They had no clue their ancestor was a key figure in Underground Railroad history and the founder of the university where both men teach today.

Baltimore, MD (WUSA9) — Dr. Randolph Rowel and professor Dale Green worked together at Morgan State University for a decade. They were distant cousins and had no clue.

They also didn’t know their shared ancestor was a key figure in Underground Railroad history, and that very same ancestor was also a nearly forgotten founder of the university where the men teach today.

“It is divine providence, I think,” marveled Glenwood as he considered how his life has crossed with Rowel’s.

The discovery about their past was made when one of Rowel’s relatives began asking questions about Green’s Eastern Shore family and discovered a connection.

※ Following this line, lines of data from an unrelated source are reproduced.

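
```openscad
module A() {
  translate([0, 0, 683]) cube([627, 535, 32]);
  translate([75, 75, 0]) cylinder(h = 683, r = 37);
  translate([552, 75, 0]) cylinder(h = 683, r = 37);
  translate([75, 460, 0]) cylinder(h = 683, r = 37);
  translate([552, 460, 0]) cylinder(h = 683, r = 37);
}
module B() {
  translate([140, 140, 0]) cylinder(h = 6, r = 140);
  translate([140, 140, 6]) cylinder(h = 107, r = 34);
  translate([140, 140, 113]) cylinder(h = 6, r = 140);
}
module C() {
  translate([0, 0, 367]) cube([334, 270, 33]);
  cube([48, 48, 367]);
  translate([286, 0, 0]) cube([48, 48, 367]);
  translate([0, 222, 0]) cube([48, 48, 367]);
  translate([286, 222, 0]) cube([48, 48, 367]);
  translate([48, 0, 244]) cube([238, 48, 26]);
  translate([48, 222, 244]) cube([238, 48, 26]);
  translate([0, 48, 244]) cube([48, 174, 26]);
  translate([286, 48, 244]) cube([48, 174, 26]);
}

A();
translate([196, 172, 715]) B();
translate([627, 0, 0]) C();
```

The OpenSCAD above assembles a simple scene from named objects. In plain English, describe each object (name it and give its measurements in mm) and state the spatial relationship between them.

A is a rectangular dining table. The top is 627×535×32 mm with its upper surface at z = 715 mm. It stands on four round legs of 74 mm diameter, each leg's bounding box inset 38 mm from the nearest pair of top edges, running from the floor to the underside of the top.

B is a spool: two coaxial disc flanges of radius 140 mm and thickness 6 mm, joined by a core cylinder of radius 34 mm and height 107 mm. The lower flange rests on z = 0 and the three cylinders share a vertical axis.

C is a four-legged stool. The seat is a 334×270×33 mm slab whose top surface is at z = 400 mm; four square legs, each 48×48 mm in cross-section, run from the floor (z = 0) to the underside of the seat, each flush with a corner of the seat. Four stretchers, 48 mm wide and 26 mm tall, connect adjacent legs with their undersides at z = 244 mm, each running between the inner faces of the legs it joins and aligned with the legs' outer faces on the other axis.

The spool is on top of the table. The stool is against the table's +x side, with their −y faces flush.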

RELATED: Visitor center set to open at Harriet Tubman Underground Railroad park

Rowel became so emotional he could hardly speak for a moment as the men reviewed a table covered with artifacts from the Underground Railroad era, while standing in an historic Baltimore church where their shared ancestor once preached.

That ancestor was the Rev. Samuel Green, who was a freed slave, pastor, and collaborator with Harriet Tubman. Green was eventually caught and imprisoned for possessing a copy of Harriet Beecher Stowe’s abolitionist novel Uncle Tom’s Cabin. The sentence was 10 years.

“He was the Mandela of that time,” Rowel said. “This man could read. It was against the law to read.”

Green was a fascinating and heroic character. He gained his freedom from slavery in the 1840s after his owner died and his will emancipated Green.

But Green was married to a woman who was still enslaved. Rather than moving north, he stayed in the small down of East New Market, Md., near the Dorchester County home of Harriet Tubman.

RELATED: Harriet Tubman descendants moved to tears by new center in her honor

Green was pastor of a church by day, but by night he was among the leaders of a secret resistance network that included Tubman and others to plan for and assist slaves who could make a break for freedom.

Green was able to buy his wife out of slavery. His son, Samuel Green Jr. remained in bondage, but soon escaped. After he became a fugitive, Rev. Green’s daughter Sara was sold off by her enraged owner. Sara was sent to Missouri, where she was never heard from again.

Green was finally caught as authorities swept through the county after the daring escape of eight fugitive slaves. They found a letter from his son, who was in Canada, and the copy of Uncle Tom’s Cabin.

“He risked everything,” said Dale Green.

After serving prison time in Baltimore, Green moved to Canada with his wife. The couple and their son returned to Maryland after the Civil War and emancipation.

It was then that Green was among a group of pastors who founded the Centenary Biblical Institute in Baltimore to train new pastors. By 1890, the school evolved into a teacher’s college.

Eventually the institution grew to become Morgan State University, where the descendant cousins’ lives intersected six generations later.

“He was in prison and did not come out bent over,” said Rowel. Instead Green “came out and had the audacity to lay the foundation for a university to begin.”

“We often talk about it, Dale and I, that education is the 21st century Underground Railroad,” Rowel said.